I had to get in touch with Josh, tell him where I'd lit, then wait and see how his election prospects panned out. I also had to try to find Dulcima, then fit my projected hunt for the gold into our future. As for Rosita, she was always there, somewhere in the back of my mind, and vaguely bothering me, for some reason that I couldn't quite pin down. Perhaps it was because she was Dulcima's guardian, though only a few years older than the “niece” she'd threatened to deal with when she had the time—and perhaps it was because of her connection with the Kirker loot and Murieta.

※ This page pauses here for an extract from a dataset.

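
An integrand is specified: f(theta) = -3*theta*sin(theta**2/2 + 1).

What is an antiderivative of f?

f matches the chain-rule pattern g'(h)*h' with inner function h(theta) = theta**2/2 + 1; substituting u = h(theta) collapses the integral.
Check: d/dtheta[3*cos(theta**2/2 + 1)] = -3*theta*sin(theta**2/2 + 1) = f(theta).

An antiderivative is F(theta) = 3*cos(theta**2/2 + 1).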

I returned to the hotel at sundown, having stayed out of the gambling halls all afternoon by a great effort of will power, and had myself a decent meal of steak and potatoes at a nearby restaurant. Then I picked up the latest copy of the
Alta California
and went up to room 303.

After I'd shucked down to my underwear, lit the cracked spirit lamp, and piled into the creaking wooden bedstead, I took out the handbill with Dulcima's picture and spent some time looking at it. It got me plumb fidgety thinking that she might come to town almost any day. And what if she showed up with that low-down Diamond Dick? That circumstance could be explosive to say the least. Well, Mr. Diamond Dick Powers was going to find himself playing some mighty poor hands—if I could deal them. And I was downright set on getting Dulcima, and keeping her—right along with his horse.